No non-negative continuous function on $[a,b]$ such that $\int_a^b f(t)dt=1, \int_a^b tf(t)dt=c, \int_a^b t^2f(t)dt=c^2$ for $c\in\mathbb{R}$.

Question

Show that there exists no non-negative continuous function $f$ defined on the interval $[a,b]$ such that it satisfies the following conditions: $$\int_a^b f(t)dt=1 \quad \int_a^b tf(t)dt = c \quad \int_a^b t^2f(t)dt = c^2,$$ for some $c\in\mathbb{R}$.

I was given a hint that I need to use Cauchy-Schwarz inequality, and I am familiar with Cauchy-Schwarz, I just do not see how to apply it to this problem. Cauchy-Schwarz inequality states that if $u$ and $v$ are elements of an inner product space then, $\| \langle u,v \rangle \| \leq \| u \| \| v \|$.

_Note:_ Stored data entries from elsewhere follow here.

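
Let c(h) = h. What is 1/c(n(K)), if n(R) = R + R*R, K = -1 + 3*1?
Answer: ⅙ ≈ 0.16667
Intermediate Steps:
K = 2 (K = -1 + 3 = 2)
n(R) = R + R²
1/c(n(K)) = 1/(2*(1 + 2)) = 1/(2*3) = 1/6 = ⅙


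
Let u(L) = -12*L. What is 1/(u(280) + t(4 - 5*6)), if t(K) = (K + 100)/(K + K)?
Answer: -26/87397 ≈ -0.00029749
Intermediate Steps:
t(K) = (100 + K)/(2*K) (t(K) = (100 + K)/((2*K)) = (100 + K)*(1/(2*K)) = (100 + K)/(2*K))
1/(u(280) + t(4 - 5*6)) = 1/(-12*280 + (100 + (4 - 5*6))/(2*(4 - 5*6))) = 1/(-3360 + (100 + (4 - 30))/(2*(4 - 30))) = 1/(-3360 + (½)*(100 - 26)/(-26)) = 1/(-3360 + (½)*(-1/26)*74) = 1/(-3360 - 37/26) = 1/(-87397/26) = -26/87397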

So I guess here I have the inner product space of $C([a,b])$, continuous functions on $[a,b]$, and I have that $$\langle f, 1 \rangle = 1 \quad \langle f,t\rangle = c \quad \langle f,t^2 \rangle = c^2$$ I don't know how to piece it together though. Any help would be appreciated!

Answer 1

I'm assuming that $a \neq b$. Then, \begin{align*} |c| &= \left|\int_a^b tf(t) dt\right| \\ &= \left|\int_a^b t \sqrt{f(t)} \sqrt{f(t)} dt\right| \\ &\le \left(\int_a^b t^2 f(t) dt\right)^{1/2}\left(\int_a^b f(t) dt\right)^{1/2} \\ &= (c^2)^{1/2}\cdot 1^{1/2} \\ &= |c| \end{align*} Of course, the equality must hold, otherwise we have a contradiction. The equality condition in Cauchy-Schwarz is when $t \sqrt{f(t)} \propto \sqrt{f(t)}$, or $t \propto 1$, which is impossible for $t \in [a, b]$.

Answer 2

Hint: Check that $$ \langle u,v\rangle_f:=\int_a^b u(t)v(t)f(t)dt \quad \text{for all $u,v\in C([a,b])$}$$ defines an inner product. Then use that by assumption $$ \langle 1,t\rangle_f ^2 = \langle 1,1\rangle_f \langle t,t\rangle_f.$$ What do you know about the case in which equality holds in the Cauchy-Schwarz inequality?